Saturday, June 16, 2018

Playing With The Numbers -- A Back-Of-The Envelope Exercise -- Not Ready For Prime time

For those who like to play with numbers, this is kind of interesting, and kind of fun.

First, here's the link from which I'm operating, an interactive UND-EERC map at http://www.undeerc.org/bakken/dss/. The data apparently is current as of 2012 -- only six years old. LOL.

I then looked at two fields, the Charleson and the Antelope, two very good fields in the Bakken, and fairly underdeveloped back in 2012.


It's hard to say how many wells are actually draining each field, but suffice it to say there are about 40 wells in the Charleson field, and no more than 40 wells in the Antelope field, but for "ease," I will consider 40 wells in each field. The two fields almost touch each other: Charleson, smaller, is to the northwest of the larger Antelope field. I would assume the original oil in place (OOIP) is about the same on a "per-mineral-acre" basis.

Original oil in place (OOIP) in each field (source of data not stated):
  • Charleson field: 136,552, 938 bbls of oil
  • Antelope field: 805,670,835 bbls of oil
It appears that oil companies were recovering somewhere between 1% and 15% of the OOIP through primary production back in 2012. Early in the boom, 2007 - 2010, the estimate was probably 1 - 3% recovery through primary production. Later in the boom, by 2012 or so, it was publicly stated that primary recovery was about 7% but it might have been as high as 12%.

Some are opining that primary recovery might eventually get to 20% in the near term and some suggest as high as 50% in the long term. Don't quote me on any of this; it's just my perception and what I seem to recall. My "recall" is often very, very poor.

With regard to EURs, early in the boom, in this area, EURs were probably estimated at about 500,000 bbls. Since then, EURs have greatly increased.

But for argument's sake, we will suggest that EURs in this area were 500,000 bbls/well back in 2012. By the way, at this time, 2012, most of the wells in the Charleson were Three Forks well (blue in the graphic); in the Antelope, almost all of the wells were middle Bakken wells (red in the graphic).

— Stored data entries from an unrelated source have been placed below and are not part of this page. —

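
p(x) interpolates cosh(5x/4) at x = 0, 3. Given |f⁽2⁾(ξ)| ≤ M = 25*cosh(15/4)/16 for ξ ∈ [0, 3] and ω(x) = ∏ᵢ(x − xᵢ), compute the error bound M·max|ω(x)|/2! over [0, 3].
225*cosh(15/4)/128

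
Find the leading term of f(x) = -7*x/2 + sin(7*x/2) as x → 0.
-343*x**3/48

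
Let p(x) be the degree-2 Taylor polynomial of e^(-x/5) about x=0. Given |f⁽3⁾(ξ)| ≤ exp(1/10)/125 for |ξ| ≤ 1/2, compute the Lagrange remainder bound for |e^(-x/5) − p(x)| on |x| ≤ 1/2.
exp(1/10)/6000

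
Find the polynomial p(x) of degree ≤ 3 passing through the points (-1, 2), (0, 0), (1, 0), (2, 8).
x**3 + x**2 - 2*x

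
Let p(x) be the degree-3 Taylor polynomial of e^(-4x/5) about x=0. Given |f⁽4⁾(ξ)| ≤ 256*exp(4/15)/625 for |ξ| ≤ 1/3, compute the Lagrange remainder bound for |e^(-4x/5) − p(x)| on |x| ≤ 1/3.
32*exp(4/15)/151875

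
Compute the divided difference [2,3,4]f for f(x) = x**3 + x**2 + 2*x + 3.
10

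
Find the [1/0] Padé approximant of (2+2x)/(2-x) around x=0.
3*x/2 + 1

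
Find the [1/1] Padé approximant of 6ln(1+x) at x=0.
6*x/(x/2 + 1)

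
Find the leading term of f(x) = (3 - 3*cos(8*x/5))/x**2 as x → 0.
96/25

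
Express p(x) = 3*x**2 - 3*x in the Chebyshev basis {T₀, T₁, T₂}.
(3/2)T₀ + (-3)T₁ + (3/2)T₂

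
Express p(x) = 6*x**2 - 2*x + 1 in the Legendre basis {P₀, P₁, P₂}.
(3)P₀ + (-2)P₁ + (4)P₂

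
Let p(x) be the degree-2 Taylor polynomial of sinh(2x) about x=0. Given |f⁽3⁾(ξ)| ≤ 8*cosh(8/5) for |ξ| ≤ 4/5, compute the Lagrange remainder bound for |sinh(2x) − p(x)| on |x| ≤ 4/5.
256*cosh(8/5)/375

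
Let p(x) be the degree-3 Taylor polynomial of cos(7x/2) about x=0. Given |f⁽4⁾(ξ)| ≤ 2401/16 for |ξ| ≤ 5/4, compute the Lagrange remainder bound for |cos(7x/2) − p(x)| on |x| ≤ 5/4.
1500625/98304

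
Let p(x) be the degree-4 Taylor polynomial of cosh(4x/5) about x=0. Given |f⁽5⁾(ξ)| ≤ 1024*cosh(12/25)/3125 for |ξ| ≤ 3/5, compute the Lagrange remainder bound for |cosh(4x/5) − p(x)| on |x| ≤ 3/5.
10368*cosh(12/25)/48828125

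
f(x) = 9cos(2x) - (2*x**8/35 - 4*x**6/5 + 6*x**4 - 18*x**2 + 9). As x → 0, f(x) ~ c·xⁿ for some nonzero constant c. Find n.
10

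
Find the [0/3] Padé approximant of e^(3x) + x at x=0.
1/(-65*x**3/2 + 23*x**2/2 - 4*x + 1)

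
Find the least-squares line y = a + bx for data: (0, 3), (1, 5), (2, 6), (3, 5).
a = 37/10, b = 7/10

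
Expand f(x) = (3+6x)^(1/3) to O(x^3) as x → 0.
3**(1/3) + 2*3**(1/3)*x/3 - 4*3**(1/3)*x**2/9 + O(x**3)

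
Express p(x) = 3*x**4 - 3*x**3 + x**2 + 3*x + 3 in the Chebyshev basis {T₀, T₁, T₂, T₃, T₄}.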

So, let's run some numbers.

I think one can get any number one wants, but this is what I did.

Charleson:
  • 40 wells
  • 40 * 500,000 = 20 million bbls EUR
  • 20 million / 136,552,938 = 15% primary production (estimate)
Antelope:
  • 40 wells
  • 40*500,000 - 20 million bbls EUR
  • 20 million / 805,670,835 = 2.5% primary production (estimate)
Some observations:
  • primary production estimate in Antelope is based on 40 wells; it appears there are clearly less than 40 wells in the Antelope at this time (in other words,that 2.5% primary production might actually be less)
  • there's no way that two fields right next to each other should have such disparate primary production estimates
  • obviously a lot more wells are going to go in than just the current 40
Possibilities:
  • I'm misreading something (most likely possibility)
  • 15% primary production seems about double what we were being told back in the early boom
  • 2.5% (and possibly lower) primary production is ridiculously low, especially considering these were mostly middle Bakken wells
  • the estimated OOIPs are ridiculously low (that's my hunch)
Disclaimer: whenever I do these back-of-the-envelope exercise I make amateur mistakes. But that's fine. That's how I learn -- if folks tell me where I'm wrong. But it gives me a starting point. Have fun doing your own calculations. It's an open book exercise.

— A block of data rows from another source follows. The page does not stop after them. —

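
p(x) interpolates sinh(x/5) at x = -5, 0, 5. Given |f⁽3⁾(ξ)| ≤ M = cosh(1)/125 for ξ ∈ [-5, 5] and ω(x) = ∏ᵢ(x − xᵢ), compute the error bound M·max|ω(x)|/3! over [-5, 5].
sqrt(3)*cosh(1)/27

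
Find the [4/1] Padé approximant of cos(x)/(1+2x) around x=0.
(x**4/24 - x**2/2 + 1)/(2*x + 1)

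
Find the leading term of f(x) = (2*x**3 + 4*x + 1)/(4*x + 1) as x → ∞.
x**2/2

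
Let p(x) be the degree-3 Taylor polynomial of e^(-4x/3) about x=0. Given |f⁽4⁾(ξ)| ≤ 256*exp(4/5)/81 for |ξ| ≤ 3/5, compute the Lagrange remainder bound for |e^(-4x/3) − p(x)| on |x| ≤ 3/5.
32*exp(4/5)/1875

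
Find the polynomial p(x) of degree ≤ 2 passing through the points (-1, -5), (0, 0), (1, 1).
-2*x**2 + 3*x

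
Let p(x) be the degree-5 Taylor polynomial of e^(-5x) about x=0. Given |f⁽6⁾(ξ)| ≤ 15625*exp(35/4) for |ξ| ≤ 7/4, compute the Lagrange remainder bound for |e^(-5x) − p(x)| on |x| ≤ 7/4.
367653125*exp(35/4)/589824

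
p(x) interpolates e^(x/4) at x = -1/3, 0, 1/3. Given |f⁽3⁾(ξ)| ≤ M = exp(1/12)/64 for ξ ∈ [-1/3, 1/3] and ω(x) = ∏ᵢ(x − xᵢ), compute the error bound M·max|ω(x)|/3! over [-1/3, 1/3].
sqrt(3)*exp(1/12)/46656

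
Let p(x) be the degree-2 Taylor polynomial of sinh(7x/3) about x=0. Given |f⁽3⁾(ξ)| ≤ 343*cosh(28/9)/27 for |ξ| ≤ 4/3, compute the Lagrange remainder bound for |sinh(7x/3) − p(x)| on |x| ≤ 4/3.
10976*cosh(28/9)/2187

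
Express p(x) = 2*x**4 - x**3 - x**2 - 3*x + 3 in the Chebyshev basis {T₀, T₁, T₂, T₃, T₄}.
(13/4)T₀ + (-15/4)T₁ + (1/2)T₂ + (-1/4)T₃ + (1/4)T₄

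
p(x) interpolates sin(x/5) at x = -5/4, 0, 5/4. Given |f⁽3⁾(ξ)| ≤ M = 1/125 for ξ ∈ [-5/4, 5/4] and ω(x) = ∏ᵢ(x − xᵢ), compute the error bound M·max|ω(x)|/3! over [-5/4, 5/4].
sqrt(3)/1728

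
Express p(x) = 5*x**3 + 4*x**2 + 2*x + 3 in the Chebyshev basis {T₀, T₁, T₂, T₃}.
(5)T₀ + (23/4)T₁ + (2)T₂ + (5/4)T₃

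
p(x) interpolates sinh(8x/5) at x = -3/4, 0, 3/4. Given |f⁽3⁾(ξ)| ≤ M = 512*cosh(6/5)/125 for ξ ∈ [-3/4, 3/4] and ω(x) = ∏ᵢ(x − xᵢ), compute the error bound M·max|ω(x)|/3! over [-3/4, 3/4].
8*sqrt(3)*cosh(6/5)/125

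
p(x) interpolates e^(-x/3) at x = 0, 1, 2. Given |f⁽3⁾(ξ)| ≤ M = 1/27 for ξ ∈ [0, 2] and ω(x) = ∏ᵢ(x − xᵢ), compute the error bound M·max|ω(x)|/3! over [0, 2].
sqrt(3)/729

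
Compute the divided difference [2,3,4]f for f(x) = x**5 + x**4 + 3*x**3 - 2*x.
367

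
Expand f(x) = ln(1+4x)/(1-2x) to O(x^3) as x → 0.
4*x + O(x**3)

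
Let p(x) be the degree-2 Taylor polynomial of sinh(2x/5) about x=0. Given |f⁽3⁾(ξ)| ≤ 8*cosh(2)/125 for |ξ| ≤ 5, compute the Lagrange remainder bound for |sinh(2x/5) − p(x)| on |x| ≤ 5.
4*cosh(2)/3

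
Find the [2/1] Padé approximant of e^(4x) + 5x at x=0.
(-4*x**2 + 23*x/3 + 1)/(1 - 4*x/3)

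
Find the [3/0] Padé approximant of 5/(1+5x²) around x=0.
5 - 25*x**2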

I can't wait to see the results of the 2020 USGS survey. I personally think the 2020 USGS survey will, at a minimum, double the reserves estimated in the 2013 USGS survey. We could possibly see a tripling of the reserves. Much of the outcome will depend on the price of oil when they accomplish the survey. The lower benches of the Three Forks were not considered in the 2013 USGS survey.